Opernpremiere Benedict Andrews hat an der Komischen Oper „Medea“ von Aribert Reimann inszeniert: Die Bühne ist schwarz und leer, aber die Musik des Berliner Komponisten leuchtet

Nicole Chevalier als Medea Foto: Monika Rittershaus

von Niklaus Hablützel

Sieben Jahre hat es gedauert, bis dieses Werk des Berliners Aribert Reimann nun endlich auch in Berlin zu sehen, vor allem aber zu hören ist. Nach der Uraufführung 2010 in Wien war die Presse einhellig begeistert, und was am Sonntagabend in der Komischen Oper zu erleben war, ist tatsächlich nichts Geringeres als ein Meisterwerk.

Es fällt schwer, den Reichtum und die Größe dieser Musik in Worte zu fassen. Sie ist vor allem deswegen ein Meisterwerk, weil sie nicht versucht, den altbekannten mythischen Stoff der Kindsmörderin Medea mit möglichst auffälligen Effekten zu illustrieren. Im Werkzeugkasten moderner Musik läge dafür so einiges bereit. Reimann hat sich dafür noch nie interessiert. Seine Medea will nicht schockieren oder provozieren. Die Figuren der Sage entstehen vielmehr überhaupt erst in einem hoch konzentrierten, unglaublich dichten Geflecht von Motiven, Rhythmen und Klangfarben, die manchmal in kaum noch entwirrbaren Schichten übereinanderliegen, dann aber immer wieder Raum lassen für Melodien, die in mikrotonale Koloraturen eingehüllt eine geradezu altmeisterliche Schönheit ausstrahlen.

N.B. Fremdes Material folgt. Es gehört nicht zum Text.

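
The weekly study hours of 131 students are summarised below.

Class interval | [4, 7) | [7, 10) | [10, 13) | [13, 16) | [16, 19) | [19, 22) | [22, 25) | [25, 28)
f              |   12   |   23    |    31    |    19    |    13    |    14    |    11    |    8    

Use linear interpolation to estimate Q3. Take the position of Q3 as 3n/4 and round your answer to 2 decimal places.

Cumulative frequencies: 12, 35, 66, 85, 98, 112, 123, 131
n = 131; position = 3n/4 = 98.25.
This falls in the class [19, 22): L = 19, F = 98, f = 14, h = 3.
Upper quartile ≈ 19 + ((98.25 − 98) / 14) × 3 = 19.0536

19.05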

Die Ansprüche für die Aufführung sind enorm, und so gehört es zu den Wundern dieser großen Oper, dass sich ausgerechnet das kleinste der drei Berliner Opernhäuser der Herausforderung gestellt hat. Steven Sloane leitet das Orchester so ruhig und sicher durch das Dickicht von Instrumentalstimmen, dass wirklich alles zum sinnlichen Erlebnis wird. Und Nicole Chevalier, eigentlich nichts weiter als bewährtes Mitglied des Ensembles, wächst in der Titelrolle zu einer wahren Meisterinsingerin heran, weil ihre Stimme noch in extremsten Lagen und schroffsten Intervallsprüngen so klar und rein klingt, als sei diese Akrobatik das Selbstverständlichste der Welt.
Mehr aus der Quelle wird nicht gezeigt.